По телевизору показывают передачу «Удивительные домашние животные», но изображение совсем не четкое. Ма не переставая двигает кроликом, но и это не помогает. Я беру пурпурную ленточку и завязываю бантик на его проволочном ухе. Я хотел бы посмотреть «Жителей заднего двора», я не видел этой передачи уже целую вечность. Воскресного подарка мы еще не получили, потому что Старый Ник вчера вечером не приходил, и я считаю это самым лучшим подарком ко дню рождения. Мы попросили совсем неинтересные вещи — новые штаны, поскольку у моих черных брюк на коленях образовались большие дырки. Мне эти дырки совершенно не мешают, но Ма говорит, что в них я похож на бездомного, но объяснить, что это такое, не может.
После ванной я играю с одеждой. Сегодня утром мамина розовая юбка превращается в змею, которая спорит с моим белым носком.
— Лучший друг Джека — это я.
— Нет, я.
— Я тебя укушу.
— А я цапну.
— А я превращу тебя в порошок с помощью моего летающего огнестрельного насоса.
— Ха, а у меня есть реактивный мегатронный трансформер-бомбомет…
— Эй, — говорит Ма.
— Может, сыграем в мяч?
— Но ведь у нас больше нет пляжного мяча, — напоминаю я ей. Он лопнул, когда я нечаянно слишком сильно ударил его ногой и он стукнулся о дверь кладовки. Лучше бы вместо глупых штанов мы попросили новый мяч.

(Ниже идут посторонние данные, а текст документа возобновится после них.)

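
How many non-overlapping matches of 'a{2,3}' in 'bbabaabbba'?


Pattern 'a{2,3}' matches between 2 and 3 consecutive a's (greedy).
String: 'bbabaabbba'
Finding runs of a's and applying greedy matching:
  Run at pos 2: 'a' (length 1)
  Run at pos 4: 'aa' (length 2)
  Run at pos 9: 'a' (length 1)
Matches: ['aa']
Count: 1

1


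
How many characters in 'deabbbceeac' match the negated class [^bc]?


Negated class [^bc] matches any char NOT in {b, c}
Scanning 'deabbbceeac':
  pos 0: 'd' -> MATCH
  pos 1: 'e' -> MATCH
  pos 2: 'a' -> MATCH
  pos 3: 'b' -> no (excluded)
  pos 4: 'b' -> no (excluded)
  pos 5: 'b' -> no (excluded)
  pos 6: 'c' -> no (excluded)
  pos 7: 'e' -> MATCH
  pos 8: 'e' -> MATCH
  pos 9: 'a' -> MATCH
  pos 10: 'c' -> no (excluded)
Total matches: 6

6


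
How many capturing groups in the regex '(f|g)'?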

Но Ма говорит, что мы можем сами сделать себе мяч. Мы собираем листы бумаги, на которых я учусь писать, заталкиваем их в сумку для покупок и мнем ее до тех пор, пока бумага не принимает форму шара, после чего мы рисуем на мяче страшное лицо с тремя глазами. Бумажный мяч летает не так высоко, как пляжный, но всякий раз, когда мы его ловим, он издает звук скранч. Ма ловит мяч лучше меня, хотя у нее иногда возникает боль в поврежденном запястье, зато я лучше ее бросаю.
Из-за того, что мы позавтракали пирогом, мы едим воскресные оладьи на обед. Муки осталось совсем немного, и они получаются тонкими и расползаются на сковороде, но мне такие больше нравятся. Я складываю их пополам, и некоторые трескаются. Желе осталось тоже совсем чуть-чуть, поэтому мы его разбавляем водой.
Кусочек оладушка падает у меня на пол, и Ма вытирает пол губкой.
— Пробка уже совсем стерлась, — говорит она сквозь зубы, — как же нам теперь поддерживать чистоту?
— Где?
— Вот здесь, где стоят наши ноги.
Я забираюсь под стол и вижу дырку в полу, на дне которой — какое-то коричневое вещество, очень твердое, его не поцарапать ногтем.
— Не скреби там, Джек.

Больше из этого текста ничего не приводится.